20年ドラフト全体1位指名の大砲トーケルソンがマイナー降格。「ボンズを超え、ホーナーに迫った男」が迎えた正念場<SLUGGER>

SLUGGER編集部

2024.06.03

本格ブレイクが期待されていたトーケルソンだったが、極度の打撃不振でマイナー降格となった。(C)Getty Images

本格ブレイクが期待されていたトーケルソンだったが、極度の打撃不振でマイナー降格となった。(C)Getty Images

 6月1日、2020年ドラフト全体1位指名選手でもあるスペンサー・トーケルソン(タイガース)がマイナー降格の見込みであることが明らかになった。

【動画】トーケルソン、菊池雄星からレフトへ豪快な一発を放つ!

 メジャー3年目のトーケルソンはここまで54試合に出場して打率.201、4本塁打、18打点、OPS.597の大不振。特にここ4試合は16打数0安打9三振と苦しんでいた。

 トーケルソンは名門アリゾナ州立大に入学した2018年、いきなり25本塁打を放ってあのバリー・ボンズが持っていた1年生の学校記録を更新して話題を集めた。2年、3年時もホームランを連発し、通算54本。コロナ禍がなければ、ボブ・ホーナー(元ヤクルト)の本塁打記録(58本)を間違いなく塗り替えていたはずだった。
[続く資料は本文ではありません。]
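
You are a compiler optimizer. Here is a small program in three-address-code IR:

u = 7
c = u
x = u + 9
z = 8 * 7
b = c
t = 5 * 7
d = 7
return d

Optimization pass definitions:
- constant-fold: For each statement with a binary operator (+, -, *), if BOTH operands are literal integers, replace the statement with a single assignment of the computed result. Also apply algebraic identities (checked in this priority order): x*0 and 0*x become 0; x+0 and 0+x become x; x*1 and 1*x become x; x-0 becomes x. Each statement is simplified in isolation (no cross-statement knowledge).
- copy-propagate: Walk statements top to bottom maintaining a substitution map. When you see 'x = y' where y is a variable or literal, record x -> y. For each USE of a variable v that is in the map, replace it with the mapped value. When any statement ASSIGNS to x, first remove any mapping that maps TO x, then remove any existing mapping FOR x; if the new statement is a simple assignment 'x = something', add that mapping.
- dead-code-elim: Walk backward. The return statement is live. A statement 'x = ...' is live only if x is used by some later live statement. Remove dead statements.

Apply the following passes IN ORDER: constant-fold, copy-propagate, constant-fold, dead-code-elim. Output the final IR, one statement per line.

Initial IR:
  u = 7
  c = u
  x = u + 9
  z = 8 * 7
  b = c
  t = 5 * 7
  d = 7
  return d
After constant-fold (8 stmts):
  u = 7
  c = u
  x = u + 9
  z = 56
  b = c
  t = 35
  d = 7
  return d
After copy-propagate (8 stmts):
  u = 7
  c = 7
  x = 7 + 9
  z = 56
  b = 7
  t = 35
  d = 7
  return 7
After constant-fold (8 stmts):
  u = 7
  c = 7
  x = 16
  z = 56
  b = 7
  t = 35
  d = 7
  return 7
After dead-code-elim (1 stmts):
  return 7

Answer: return 7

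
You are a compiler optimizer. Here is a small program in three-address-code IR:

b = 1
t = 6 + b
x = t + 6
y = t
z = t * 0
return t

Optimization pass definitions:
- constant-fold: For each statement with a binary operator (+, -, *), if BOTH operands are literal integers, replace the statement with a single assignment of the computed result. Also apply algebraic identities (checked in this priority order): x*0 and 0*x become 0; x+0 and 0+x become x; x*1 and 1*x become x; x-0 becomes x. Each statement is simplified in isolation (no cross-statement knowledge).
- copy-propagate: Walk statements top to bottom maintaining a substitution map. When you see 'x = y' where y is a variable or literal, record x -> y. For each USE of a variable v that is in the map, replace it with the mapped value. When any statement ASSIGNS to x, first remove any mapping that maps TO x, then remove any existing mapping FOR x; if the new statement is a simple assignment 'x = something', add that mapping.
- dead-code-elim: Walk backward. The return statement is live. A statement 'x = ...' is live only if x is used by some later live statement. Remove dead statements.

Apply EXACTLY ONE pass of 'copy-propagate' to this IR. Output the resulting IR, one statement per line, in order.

Applying copy-propagate statement-by-statement:
  [1] b = 1  (unchanged)
  [2] t = 6 + b  -> t = 6 + 1
  [3] x = t + 6  (unchanged)
  [4] y = t  (unchanged)
  [5] z = t * 0  (unchanged)
  [6] return t  (unchanged)
Result (6 stmts):
  b = 1
  t = 6 + 1
  x = t + 6
  y = t
  z = t * 0
  return t

Answer: b = 1
t = 6 + 1
x = t + 6
y = t
z = t * 0
return t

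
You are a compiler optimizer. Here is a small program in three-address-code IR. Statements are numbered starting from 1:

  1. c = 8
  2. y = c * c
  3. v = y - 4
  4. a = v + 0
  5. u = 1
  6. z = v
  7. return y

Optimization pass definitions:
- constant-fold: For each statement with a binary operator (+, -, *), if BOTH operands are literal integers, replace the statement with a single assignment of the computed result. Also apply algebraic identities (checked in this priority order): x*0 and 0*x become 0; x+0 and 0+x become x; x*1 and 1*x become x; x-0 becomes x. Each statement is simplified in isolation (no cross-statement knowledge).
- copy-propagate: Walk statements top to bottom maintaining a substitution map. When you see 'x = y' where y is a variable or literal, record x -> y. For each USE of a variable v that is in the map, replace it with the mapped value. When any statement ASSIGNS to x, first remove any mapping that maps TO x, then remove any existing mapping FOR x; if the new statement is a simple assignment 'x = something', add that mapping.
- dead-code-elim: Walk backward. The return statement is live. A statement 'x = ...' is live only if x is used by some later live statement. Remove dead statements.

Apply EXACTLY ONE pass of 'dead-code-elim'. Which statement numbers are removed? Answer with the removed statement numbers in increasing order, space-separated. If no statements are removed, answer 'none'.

Backward liveness scan:
Stmt 1 'c = 8': KEEP (c is live); live-in = []
Stmt 2 'y = c * c': KEEP (y is live); live-in = ['c']
Stmt 3 'v = y - 4': DEAD (v not in live set ['y'])
Stmt 4 'a = v + 0': DEAD (a not in live set ['y'])
Stmt 5 'u = 1': DEAD (u not in live set ['y'])
Stmt 6 'z = v': DEAD (z not in live set ['y'])
Stmt 7 'return y': KEEP (return); live-in = ['y']
Removed statement numbers: [3, 4, 5, 6]
Surviving IR:
  c = 8
  y = c * c
  return y

Answer: 3 4 5 6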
 迎えた20年のドラフトでは大方の予想通りタイガースから全体1位で指名され、史上最高額(当時)の契約金841万6300ドルで入団した。1年目からマイナー3階級で30本塁打を放ち、22年4月にメジャーデビューを果たしたが、そこから苦難の道が始まる。
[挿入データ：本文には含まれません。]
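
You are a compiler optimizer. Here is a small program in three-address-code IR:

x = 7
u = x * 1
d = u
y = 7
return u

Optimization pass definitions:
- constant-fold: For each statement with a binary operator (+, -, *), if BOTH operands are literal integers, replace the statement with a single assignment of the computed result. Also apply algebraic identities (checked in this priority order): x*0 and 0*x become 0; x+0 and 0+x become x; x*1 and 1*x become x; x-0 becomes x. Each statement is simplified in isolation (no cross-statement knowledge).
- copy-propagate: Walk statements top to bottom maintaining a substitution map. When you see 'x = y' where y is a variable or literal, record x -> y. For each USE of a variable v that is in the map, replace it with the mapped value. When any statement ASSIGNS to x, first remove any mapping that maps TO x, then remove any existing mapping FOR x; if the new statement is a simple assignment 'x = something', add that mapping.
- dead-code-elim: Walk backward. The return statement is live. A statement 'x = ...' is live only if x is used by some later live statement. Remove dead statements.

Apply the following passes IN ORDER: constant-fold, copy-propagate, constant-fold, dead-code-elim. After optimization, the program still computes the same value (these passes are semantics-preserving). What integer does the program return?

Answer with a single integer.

Initial IR:
  x = 7
  u = x * 1
  d = u
  y = 7
  return u
After constant-fold (5 stmts):
  x = 7
  u = x
  d = u
  y = 7
  return u
After copy-propagate (5 stmts):
  x = 7
  u = 7
  d = 7
  y = 7
  return 7
After constant-fold (5 stmts):
  x = 7
  u = 7
  d = 7
  y = 7
  return 7
After dead-code-elim (1 stmts):
  return 7
Evaluate:
  x = 7  =>  x = 7
  u = x * 1  =>  u = 7
  d = u  =>  d = 7
  y = 7  =>  y = 7
  return u = 7

Answer: 7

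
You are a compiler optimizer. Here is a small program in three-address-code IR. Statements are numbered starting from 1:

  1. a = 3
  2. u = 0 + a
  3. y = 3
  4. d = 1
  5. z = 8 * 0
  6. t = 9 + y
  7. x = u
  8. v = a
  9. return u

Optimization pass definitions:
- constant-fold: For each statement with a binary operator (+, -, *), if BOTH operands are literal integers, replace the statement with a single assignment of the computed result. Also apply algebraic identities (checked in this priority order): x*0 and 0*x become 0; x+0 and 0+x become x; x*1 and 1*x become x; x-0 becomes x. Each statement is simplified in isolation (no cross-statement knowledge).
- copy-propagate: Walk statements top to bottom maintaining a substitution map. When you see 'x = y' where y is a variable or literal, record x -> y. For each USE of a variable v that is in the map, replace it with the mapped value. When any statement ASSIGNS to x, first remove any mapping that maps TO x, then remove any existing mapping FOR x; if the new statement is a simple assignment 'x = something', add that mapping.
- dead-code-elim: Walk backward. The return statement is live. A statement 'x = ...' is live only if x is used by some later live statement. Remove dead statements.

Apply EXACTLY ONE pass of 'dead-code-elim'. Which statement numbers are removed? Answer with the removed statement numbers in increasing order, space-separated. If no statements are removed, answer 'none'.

Backward liveness scan:
Stmt 1 'a = 3': KEEP (a is live); live-in = []
Stmt 2 'u = 0 + a': KEEP (u is live); live-in = ['a']
Stmt 3 'y = 3': DEAD (y not in live set ['u'])
Stmt 4 'd = 1': DEAD (d not in live set ['u'])
Stmt 5 'z = 8 * 0': DEAD (z not in live set ['u'])
Stmt 6 't = 9 + y': DEAD (t not in live set ['u'])
Stmt 7 'x = u': DEAD (x not in live set ['u'])
Stmt 8 'v = a': DEAD (v not in live set ['u'])
Stmt 9 'return u': KEEP (return); live-in = ['u']
Removed statement numbers: [3, 4, 5, 6, 7, 8]
Surviving IR:
  a = 3
  u = 0 + a
  return u

Answer: 3 4 5 6 7 8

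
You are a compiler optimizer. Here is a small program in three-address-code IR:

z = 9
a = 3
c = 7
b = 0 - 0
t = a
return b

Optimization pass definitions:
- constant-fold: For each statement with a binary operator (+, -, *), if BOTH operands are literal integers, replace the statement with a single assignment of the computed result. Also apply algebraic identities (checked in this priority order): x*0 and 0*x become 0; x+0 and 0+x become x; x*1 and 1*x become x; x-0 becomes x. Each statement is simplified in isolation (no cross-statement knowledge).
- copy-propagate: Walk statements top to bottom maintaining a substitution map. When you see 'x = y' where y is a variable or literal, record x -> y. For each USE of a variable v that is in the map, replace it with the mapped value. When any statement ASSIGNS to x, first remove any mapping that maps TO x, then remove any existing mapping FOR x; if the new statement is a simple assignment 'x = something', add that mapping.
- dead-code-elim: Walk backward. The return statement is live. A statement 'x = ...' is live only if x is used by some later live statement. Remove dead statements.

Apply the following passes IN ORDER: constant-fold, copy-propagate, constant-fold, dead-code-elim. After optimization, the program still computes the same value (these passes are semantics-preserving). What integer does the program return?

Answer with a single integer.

Answer: 0

Derivation:
Initial IR:
  z = 9
  a = 3
  c = 7
  b = 0 - 0
  t = a
  return b
After constant-fold (6 stmts):
  z = 9
  a = 3
  c = 7
  b = 0
  t = a
  return b
After copy-propagate (6 stmts):
  z = 9
  a = 3
  c = 7
  b = 0
  t = 3
  return 0
After constant-fold (6 stmts):
  z = 9
  a = 3
  c = 7
  b = 0
  t = 3
  return 0
After dead-code-elim (1 stmts):
  return 0
Evaluate:
  z = 9  =>  z = 9
  a = 3  =>  a = 3
  c = 7  =>  c = 7
  b = 0 - 0  =>  b = 0
  t = a  =>  t = 3
  return b = 0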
 新人王候補として期待する声もあった1年目は、110試合でわずか8本塁打、打率.203。途中マイナー落ちも経験するなど、いきなりメジャーの洗礼を浴びる。2年目も前半戦はいまひとつだったが、8月以降だけで16本塁打を量産。ようやく大器の片鱗を見せ始め、今季こそ本格ブレイクを果たすはずとの声もあった。
 ところが、開幕から37試合本塁打なしとまさかの低空飛行。5月12日にようやく第1号を放ったが、その後も波に乗ることができないまま今回の3A降格に至った。

 期待が大きかった分、球団やファンの失望もまた大きい。バットスピードは速く、選球眼も悪くはないのだが、いかんせん打撃の確実性に乏しく、打率は常に2割台前半。守備や走塁での貢献も期待できず、現状ではたまにしか出ない一発だけが取り柄という選手になってしまっている。
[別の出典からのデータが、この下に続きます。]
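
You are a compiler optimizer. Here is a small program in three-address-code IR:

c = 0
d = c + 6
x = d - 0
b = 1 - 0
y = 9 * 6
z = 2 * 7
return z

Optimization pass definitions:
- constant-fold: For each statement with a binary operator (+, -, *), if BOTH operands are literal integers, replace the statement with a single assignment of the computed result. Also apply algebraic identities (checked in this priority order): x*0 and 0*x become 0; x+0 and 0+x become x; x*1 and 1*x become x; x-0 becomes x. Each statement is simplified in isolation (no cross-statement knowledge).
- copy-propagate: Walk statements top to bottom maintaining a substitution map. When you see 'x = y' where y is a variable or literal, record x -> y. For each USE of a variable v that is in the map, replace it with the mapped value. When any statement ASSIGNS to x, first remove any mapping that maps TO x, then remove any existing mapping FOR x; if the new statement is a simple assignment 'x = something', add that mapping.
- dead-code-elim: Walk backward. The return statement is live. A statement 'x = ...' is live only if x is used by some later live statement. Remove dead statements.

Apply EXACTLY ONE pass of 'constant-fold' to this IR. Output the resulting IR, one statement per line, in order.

Applying constant-fold statement-by-statement:
  [1] c = 0  (unchanged)
  [2] d = c + 6  (unchanged)
  [3] x = d - 0  -> x = d
  [4] b = 1 - 0  -> b = 1
  [5] y = 9 * 6  -> y = 54
  [6] z = 2 * 7  -> z = 14
  [7] return z  (unchanged)
Result (7 stmts):
  c = 0
  d = c + 6
  x = d
  b = 1
  y = 54
  z = 14
  return z

Answer: c = 0
d = c + 6
x = d
b = 1
y = 54
z = 14
return z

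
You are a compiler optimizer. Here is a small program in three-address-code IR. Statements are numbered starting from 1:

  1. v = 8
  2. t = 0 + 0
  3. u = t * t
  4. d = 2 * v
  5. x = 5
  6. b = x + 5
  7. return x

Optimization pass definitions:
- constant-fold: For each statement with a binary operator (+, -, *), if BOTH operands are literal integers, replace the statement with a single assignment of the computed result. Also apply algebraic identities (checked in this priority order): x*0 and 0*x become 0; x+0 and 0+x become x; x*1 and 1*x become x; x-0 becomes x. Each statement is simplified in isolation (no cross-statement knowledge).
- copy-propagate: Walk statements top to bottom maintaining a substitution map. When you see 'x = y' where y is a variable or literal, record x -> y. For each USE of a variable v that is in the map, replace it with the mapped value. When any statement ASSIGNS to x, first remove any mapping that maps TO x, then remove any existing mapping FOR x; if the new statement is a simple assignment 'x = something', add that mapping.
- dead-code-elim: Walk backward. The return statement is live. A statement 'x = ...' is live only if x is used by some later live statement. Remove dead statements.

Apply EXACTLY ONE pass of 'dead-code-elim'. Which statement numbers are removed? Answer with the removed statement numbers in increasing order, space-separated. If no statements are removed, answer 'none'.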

 8月で25歳とまだ若く、今後巻き返す可能性も残っている。とはいえ、すでにメジャーで1300打席以上に立っており、そういつまでも悠長に待ってもらえないのも事実。このままでは、ドラフト史上に残る“失敗作”となってしまう恐れもなくもない。

「ボンズを超え、ホーナーに迫った男」はここから巻き返すことができるのか。再建途中のタイガースの命運も、トーケルソンの今後の奮起にかかっているといっても過言ではない。